Gradient descent for multiple variables (I think it’s almost the same)

• Algorithm
 repeat until convergence{
for all θ{
new_θ_j = θ_j - α * \partial{J(θ)}{θ_j}
}
simultaneously update all θ;
}

• Scaling
• Idea: Make sure features are on a similar scale.
• Feature Scaling：Get every feature(attribute value) into approximately at [-1,1].
• Mean normalization: Get every feature(attribute value) have approximately zero mean(by sub a number)
• Learning rate
• Making sure gradient descent is working correctly:
• For sufficiently small α, cost should decrease every iteration(batch).On a another way, gradient descent can be slow to converge if α is too small.
• Declare convergence if J(θ) decreases by less than 10^-3 in one iteration(batch)
• Summery:
• If α is too small: slow convergence
• If α is too large:J(θ) may not decrease on every iteration; may not converge.
• At the beginning, Try 0.001，0.01，0.1，1…

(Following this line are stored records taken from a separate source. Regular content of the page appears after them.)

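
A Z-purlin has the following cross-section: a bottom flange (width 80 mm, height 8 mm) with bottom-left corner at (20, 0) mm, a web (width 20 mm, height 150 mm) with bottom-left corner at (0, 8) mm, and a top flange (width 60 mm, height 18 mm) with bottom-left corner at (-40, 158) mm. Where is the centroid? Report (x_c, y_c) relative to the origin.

bottom flange: A = 80 × 8 = 640.00, centroid at (60.00, 4.00).
web: A = 20 × 150 = 3000.00, centroid at (10.00, 83.00).
top flange: A = 60 × 18 = 1080.00, centroid at (-10.00, 167.00).
ΣA = 4720.00 mm²
ΣAx_c = (640.00)(60.00) + (3000.00)(10.00) + (1080.00)(-10.00) = 57600.00 mm³
ΣAy_c = (640.00)(4.00) + (3000.00)(83.00) + (1080.00)(167.00) = 431920.00 mm³
x_c = 57600.00 / 4720.00 = 12.20 mm
y_c = 431920.00 / 4720.00 = 91.51 mm

x_c = 12.20 mm, y_c = 91.51 mm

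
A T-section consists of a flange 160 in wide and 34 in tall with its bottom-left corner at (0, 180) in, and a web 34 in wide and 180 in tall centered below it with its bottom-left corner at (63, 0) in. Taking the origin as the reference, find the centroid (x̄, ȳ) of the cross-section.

x̄ = 80.00 in, ȳ = 140.35 in

Part | A | x̄ᵢ | ȳᵢ | A·x̄ᵢ | A·ȳᵢ
web | 6120.00 | 80.00 | 90.00 | 489600.00 | 550800.00
flange | 5440.00 | 80.00 | 197.00 | 435200.00 | 1071680.00
Σ | 11560.00 |  |  | 924800.00 | 1622480.00
x̄ = 924800.00 / 11560.00 = 80.00 in
ȳ = 1622480.00 / 11560.00 = 140.35 in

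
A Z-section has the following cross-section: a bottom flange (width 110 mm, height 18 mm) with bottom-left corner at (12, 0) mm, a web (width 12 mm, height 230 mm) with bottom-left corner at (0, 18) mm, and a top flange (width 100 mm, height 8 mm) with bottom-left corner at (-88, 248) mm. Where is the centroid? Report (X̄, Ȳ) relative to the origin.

Part | A | x̄ᵢ | ȳᵢ | A·x̄ᵢ | A·ȳᵢ
bottom flange | 1980.00 | 67.00 | 9.00 | 132660.00 | 17820.00
web | 2760.00 | 6.00 | 133.00 | 16560.00 | 367080.00
top flange | 800.00 | -38.00 | 252.00 | -30400.00 | 201600.00
Σ | 5540.00 |  |  | 118820.00 | 586500.00
X̄ = 118820.00 / 5540.00 = 21.45 mm
Ȳ = 586500.00 / 5540.00 = 105.87 mm

X̄ = 21.45 mm, Ȳ = 105.87 mm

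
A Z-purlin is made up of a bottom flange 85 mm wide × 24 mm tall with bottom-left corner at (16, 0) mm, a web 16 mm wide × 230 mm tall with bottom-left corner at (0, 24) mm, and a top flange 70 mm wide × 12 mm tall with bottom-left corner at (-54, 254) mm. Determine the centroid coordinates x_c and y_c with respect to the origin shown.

x_c = 20.25 mm, y_c = 115.00 mm

Part | A | x̄ᵢ | ȳᵢ | A·x̄ᵢ | A·ȳᵢ
bottom flange | 2040.00 | 58.50 | 12.00 | 119340.00 | 24480.00
web | 3680.00 | 8.00 | 139.00 | 29440.00 | 511520.00
top flange | 840.00 | -19.00 | 260.00 | -15960.00 | 218400.00
Σ | 6560.00 |  |  | 132820.00 | 754400.00
x_c = 132820.00 / 6560.00 = 20.25 mm
y_c = 754400.00 / 6560.00 = 115.00 mm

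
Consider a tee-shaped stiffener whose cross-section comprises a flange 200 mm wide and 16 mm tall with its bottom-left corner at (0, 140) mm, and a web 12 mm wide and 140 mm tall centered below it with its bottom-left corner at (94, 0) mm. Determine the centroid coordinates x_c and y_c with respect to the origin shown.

web: A = 12 × 140 = 1680.00, centroid at (100.00, 70.00).
flange: A = 200 × 16 = 3200.00, centroid at (100.00, 148.00).
ΣA = 4880.00 mm²
ΣAx_c = (1680.00)(100.00) + (3200.00)(100.00) = 488000.00 mm³
ΣAy_c = (1680.00)(70.00) + (3200.00)(148.00) = 591200.00 mm³
x_c = 488000.00 / 4880.00 = 100.00 mm
y_c = 591200.00 / 4880.00 = 121.15 mm

x_c = 100.00 mm, y_c = 121.15 mm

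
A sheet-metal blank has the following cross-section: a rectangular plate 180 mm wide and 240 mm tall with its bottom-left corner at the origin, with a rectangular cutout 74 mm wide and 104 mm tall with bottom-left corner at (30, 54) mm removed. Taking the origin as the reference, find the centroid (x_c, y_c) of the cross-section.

Part | A | x̄ᵢ | ȳᵢ | A·x̄ᵢ | A·ȳᵢ
plate | 43200.00 | 90.00 | 120.00 | 3888000.00 | 5184000.00
hole | -7696.00 | 67.00 | 106.00 | -515632.00 | -815776.00
Σ | 35504.00 |  |  | 3372368.00 | 4368224.00
x_c = 3372368.00 / 35504.00 = 94.99 mm
y_c = 4368224.00 / 35504.00 = 123.03 mm

x_c = 94.99 mm, y_c = 123.03 mm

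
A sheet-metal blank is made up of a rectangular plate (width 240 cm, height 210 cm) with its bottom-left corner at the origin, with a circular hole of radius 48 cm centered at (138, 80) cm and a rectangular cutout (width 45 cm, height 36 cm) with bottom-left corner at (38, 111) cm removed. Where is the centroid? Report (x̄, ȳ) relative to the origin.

Part | A | x̄ᵢ | ȳᵢ | A·x̄ᵢ | A·ȳᵢ
plate | 50400.00 | 120.00 | 105.00 | 6048000.00 | 5292000.00
hole 1 | -7238.23 | 138.00 | 80.00 | -998875.67 | -579058.36
hole 2 | -1620.00 | 60.50 | 129.00 | -98010.00 | -208980.00
Σ | 41541.77 |  |  | 4951114.33 | 4503961.64
x̄ = 4951114.33 / 41541.77 = 119.18 cm
ȳ = 4503961.64 / 41541.77 = 108.42 cm

x̄ = 119.18 cm, ȳ = 108.42 cm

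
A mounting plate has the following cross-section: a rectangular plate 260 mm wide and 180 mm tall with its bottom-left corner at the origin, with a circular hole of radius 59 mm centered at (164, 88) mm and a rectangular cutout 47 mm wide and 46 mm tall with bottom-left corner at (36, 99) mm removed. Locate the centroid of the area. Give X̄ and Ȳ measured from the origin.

X̄ = 123.49 mm, Ȳ = 88.60 mm

plate: A = 260 × 180 = 46800.00, centroid at (130.00, 90.00).
hole 1: A = −π·59² = -10935.88, centroid at (164.00, 88.00).
hole 2: A = −(47 × 46) = -2162.00, centroid at (59.50, 122.00).
ΣA = 33702.12 mm²
ΣAX̄ = (46800.00)(130.00) + (-10935.88)(164.00) + (-2162.00)(59.50) = 4161876.02 mm³
ΣAȲ = (46800.00)(90.00) + (-10935.88)(88.00) + (-2162.00)(122.00) = 2985878.21 mm³
X̄ = 4161876.02 / 33702.12 = 123.49 mm
Ȳ = 2985878.21 / 33702.12 = 88.60 mm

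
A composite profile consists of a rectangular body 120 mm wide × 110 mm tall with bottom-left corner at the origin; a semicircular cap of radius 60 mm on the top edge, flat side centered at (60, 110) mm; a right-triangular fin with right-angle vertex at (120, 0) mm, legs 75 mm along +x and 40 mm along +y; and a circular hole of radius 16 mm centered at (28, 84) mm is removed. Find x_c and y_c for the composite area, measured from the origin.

x_c = 67.84 mm, y_c = 73.88 mm

Part | A | x̄ᵢ | ȳᵢ | A·x̄ᵢ | A·ȳᵢ
rectangular body | 13200.00 | 60.00 | 55.00 | 792000.00 | 726000.00
semicircular top | 5654.87 | 60.00 | 135.46 | 339292.01 | 766035.35
triangular fin | 1500.00 | 145.00 | 13.33 | 217500.00 | 20000.00
hole | -804.25 | 28.00 | 84.00 | -22518.94 | -67556.81
Σ | 19550.62 |  |  | 1326273.07 | 1444478.54
x_c = 1326273.07 / 19550.62 = 67.84 mm
y_c = 1444478.54 / 19550.62 = 73.88 mm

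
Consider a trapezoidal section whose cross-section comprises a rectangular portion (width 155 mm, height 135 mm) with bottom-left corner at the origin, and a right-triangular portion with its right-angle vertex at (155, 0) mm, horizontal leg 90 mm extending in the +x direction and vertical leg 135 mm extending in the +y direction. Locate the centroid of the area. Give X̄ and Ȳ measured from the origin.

rectangular portion: A = 155 × 135 = 20925.00, centroid at (77.50, 67.50).
triangular portion: A = ½·90·135 = 6075.00, centroid at (185.00, 45.00).
ΣA = 27000.00 mm², ΣAX̄ = 2745562.50 mm³, ΣAȲ = 1685812.50 mm³.
X̄ = 2745562.50/27000.00 = 101.69 mm; Ȳ = 1685812.50/27000.00 = 62.44 mm.

X̄ = 101.69 mm, Ȳ = 62.44 mm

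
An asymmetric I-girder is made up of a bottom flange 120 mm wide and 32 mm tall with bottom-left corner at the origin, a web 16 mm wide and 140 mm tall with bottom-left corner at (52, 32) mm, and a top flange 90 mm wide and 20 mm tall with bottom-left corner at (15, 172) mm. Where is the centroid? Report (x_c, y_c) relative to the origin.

Part | A | x̄ᵢ | ȳᵢ | A·x̄ᵢ | A·ȳᵢ
bottom flange | 3840.00 | 60.00 | 16.00 | 230400.00 | 61440.00
web | 2240.00 | 60.00 | 102.00 | 134400.00 | 228480.00
top flange | 1800.00 | 60.00 | 182.00 | 108000.00 | 327600.00
Σ | 7880.00 |  |  | 472800.00 | 617520.00
x_c = 472800.00 / 7880.00 = 60.00 mm
y_c = 617520.00 / 7880.00 = 78.37 mm

x_c = 60.00 mm, y_c = 78.37 mm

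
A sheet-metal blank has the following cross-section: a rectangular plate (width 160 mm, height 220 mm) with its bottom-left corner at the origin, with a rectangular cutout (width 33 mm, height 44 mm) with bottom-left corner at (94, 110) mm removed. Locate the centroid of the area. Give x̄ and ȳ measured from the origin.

plate: A = 160 × 220 = 35200.00, centroid at (80.00, 110.00).
hole: A = −(33 × 44) = -1452.00, centroid at (110.50, 132.00).
ΣA = 33748.00 mm², ΣAx̄ = 2655554.00 mm³, ΣAȳ = 3680336.00 mm³.
x̄ = 2655554.00/33748.00 = 78.69 mm; ȳ = 3680336.00/33748.00 = 109.05 mm.

x̄ = 78.69 mm, ȳ = 109.05 mm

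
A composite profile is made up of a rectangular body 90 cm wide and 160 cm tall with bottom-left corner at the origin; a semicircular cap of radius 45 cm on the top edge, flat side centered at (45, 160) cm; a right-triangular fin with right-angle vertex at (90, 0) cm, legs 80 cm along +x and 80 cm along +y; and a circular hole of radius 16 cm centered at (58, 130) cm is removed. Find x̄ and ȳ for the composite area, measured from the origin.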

Features and polynomial regression

• I think: It is like features crossing with themselves to get new features, which might be helpful.
• Feature choosing is also important

Normal equation: Method to solve for θ analytically.

• No need to choose α
• No need to iterate
• Need to compute (X.T*X)^-1
• Slow if n is very large

What if (X.T*X) is non-invertible?(singular/degenerate)

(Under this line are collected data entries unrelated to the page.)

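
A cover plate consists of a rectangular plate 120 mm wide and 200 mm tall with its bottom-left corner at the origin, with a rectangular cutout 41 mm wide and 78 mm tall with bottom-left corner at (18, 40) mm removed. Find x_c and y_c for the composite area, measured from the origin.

x_c = 63.31 mm, y_c = 103.23 mm

plate: A = 120 × 200 = 24000.00, centroid at (60.00, 100.00).
hole: A = −(41 × 78) = -3198.00, centroid at (38.50, 79.00).
ΣA = 20802.00 mm², ΣAx_c = 1316877.00 mm³, ΣAy_c = 2147358.00 mm³.
x_c = 1316877.00/20802.00 = 63.31 mm; y_c = 2147358.00/20802.00 = 103.23 mm.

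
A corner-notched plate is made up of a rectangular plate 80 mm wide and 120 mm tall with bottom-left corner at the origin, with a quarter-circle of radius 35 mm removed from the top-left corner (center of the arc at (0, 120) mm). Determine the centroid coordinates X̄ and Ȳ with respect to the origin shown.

plate: A = 80 × 120 = 9600.00, centroid at (40.00, 60.00).
removed quarter-circle: A = −¼π·35² = -962.11, centroid at (14.85, 105.15).
ΣA = 8637.89 mm², ΣAX̄ = 369708.33 mm³, ΣAȲ = 474838.14 mm³.
X̄ = 369708.33/8637.89 = 42.80 mm; Ȳ = 474838.14/8637.89 = 54.97 mm.

X̄ = 42.80 mm, Ȳ = 54.97 mm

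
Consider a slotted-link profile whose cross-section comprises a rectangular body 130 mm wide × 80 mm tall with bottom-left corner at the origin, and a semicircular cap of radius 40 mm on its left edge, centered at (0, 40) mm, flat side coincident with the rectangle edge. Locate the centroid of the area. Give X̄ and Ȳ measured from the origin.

Part | A | x̄ᵢ | ȳᵢ | A·x̄ᵢ | A·ȳᵢ
rectangular body | 10400.00 | 65.00 | 40.00 | 676000.00 | 416000.00
semicircular end | 2513.27 | -16.98 | 40.00 | -42666.67 | 100530.96
Σ | 12913.27 |  |  | 633333.33 | 516530.96
X̄ = 633333.33 / 12913.27 = 49.05 mm
Ȳ = 516530.96 / 12913.27 = 40.00 mm

X̄ = 49.05 mm, Ȳ = 40.00 mm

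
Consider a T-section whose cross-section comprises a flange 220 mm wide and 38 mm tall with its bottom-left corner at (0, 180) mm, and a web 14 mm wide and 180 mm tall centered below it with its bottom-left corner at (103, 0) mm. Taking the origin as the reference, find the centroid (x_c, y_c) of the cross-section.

Part | A | x̄ᵢ | ȳᵢ | A·x̄ᵢ | A·ȳᵢ
web | 2520.00 | 110.00 | 90.00 | 277200.00 | 226800.00
flange | 8360.00 | 110.00 | 199.00 | 919600.00 | 1663640.00
Σ | 10880.00 |  |  | 1196800.00 | 1890440.00
x_c = 1196800.00 / 10880.00 = 110.00 mm
y_c = 1890440.00 / 10880.00 = 173.75 mm

x_c = 110.00 mm, y_c = 173.75 mm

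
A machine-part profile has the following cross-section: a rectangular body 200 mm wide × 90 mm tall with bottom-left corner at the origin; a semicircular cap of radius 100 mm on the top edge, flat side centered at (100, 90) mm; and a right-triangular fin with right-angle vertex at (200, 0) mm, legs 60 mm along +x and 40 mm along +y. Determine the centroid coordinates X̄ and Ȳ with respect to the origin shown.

X̄ = 104.13 mm, Ȳ = 83.26 mm

rectangular body: A = 200 × 90 = 18000.00, centroid at (100.00, 45.00).
semicircular top: A = ½π·100² = 15707.96, centroid at (100.00, 132.44).
triangular fin: A = ½·60·40 = 1200.00, centroid at (220.00, 13.33).
ΣA = 34907.96 mm², ΣAX̄ = 3634796.33 mm³, ΣAȲ = 2906383.36 mm³.
X̄ = 3634796.33/34907.96 = 104.13 mm; Ȳ = 2906383.36/34907.96 = 83.26 mm.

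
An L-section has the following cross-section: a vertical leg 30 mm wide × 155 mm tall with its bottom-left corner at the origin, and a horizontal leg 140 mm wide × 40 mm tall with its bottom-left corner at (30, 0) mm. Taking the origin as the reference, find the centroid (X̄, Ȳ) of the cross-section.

vertical leg: A = 30 × 155 = 4650.00, centroid at (15.00, 77.50).
horizontal leg: A = 140 × 40 = 5600.00, centroid at (100.00, 20.00).
ΣA = 10250.00 mm², ΣAX̄ = 629750.00 mm³, ΣAȲ = 472375.00 mm³.
X̄ = 629750.00/10250.00 = 61.44 mm; Ȳ = 472375.00/10250.00 = 46.09 mm.

X̄ = 61.44 mm, Ȳ = 46.09 mm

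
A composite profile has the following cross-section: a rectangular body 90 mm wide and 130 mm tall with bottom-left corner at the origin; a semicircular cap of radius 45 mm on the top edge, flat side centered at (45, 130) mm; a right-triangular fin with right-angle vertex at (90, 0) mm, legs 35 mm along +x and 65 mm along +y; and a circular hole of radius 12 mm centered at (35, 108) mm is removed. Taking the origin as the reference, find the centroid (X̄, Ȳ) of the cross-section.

X̄ = 49.43 mm, Ȳ = 77.77 mm

rectangular body: A = 90 × 130 = 11700.00, centroid at (45.00, 65.00).
semicircular top: A = ½π·45² = 3180.86, centroid at (45.00, 149.10).
triangular fin: A = ½·35·65 = 1137.50, centroid at (101.67, 21.67).
hole: A = −π·12² = -452.39, centroid at (35.00, 108.00).
ΣA = 15565.97 mm²
ΣAX̄ = (11700.00)(45.00) + (3180.86)(45.00) + (1137.50)(101.67) + (-452.39)(35.00) = 769451.02 mm³
ΣAȲ = (11700.00)(65.00) + (3180.86)(149.10) + (1137.50)(21.67) + (-452.39)(108.00) = 1210549.92 mm³
X̄ = 769451.02 / 15565.97 = 49.43 mm
Ȳ = 1210549.92 / 15565.97 = 77.77 mm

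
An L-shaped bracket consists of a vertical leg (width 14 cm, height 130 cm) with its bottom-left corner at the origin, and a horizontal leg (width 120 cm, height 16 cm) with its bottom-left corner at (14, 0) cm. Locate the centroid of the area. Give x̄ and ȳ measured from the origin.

x̄ = 41.40 cm, ȳ = 35.74 cm

vertical leg: A = 14 × 130 = 1820.00, centroid at (7.00, 65.00).
horizontal leg: A = 120 × 16 = 1920.00, centroid at (74.00, 8.00).
ΣA = 3740.00 cm², ΣAx̄ = 154820.00 cm³, ΣAȳ = 133660.00 cm³.
x̄ = 154820.00/3740.00 = 41.40 cm; ȳ = 133660.00/3740.00 = 35.74 cm.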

• Redundant features (linearly dependent)
• Too many features
• Remove some of them, or use regularization.

## Lecture 05: Octave Tutorial

pass;

### Programming Assignment: Linear Regression

Pretty interesting. It is my first time to call the included submit function from Octave to submit this assignment, which is a cool way hardly seen in Chinese university.

Accroding to Coursera Honor Code, I may not able to share my solutions to homework, quizzes, or exams with anyone else unless explicitly permitted by the instructor. So the codes here are removed and the github repository are made private.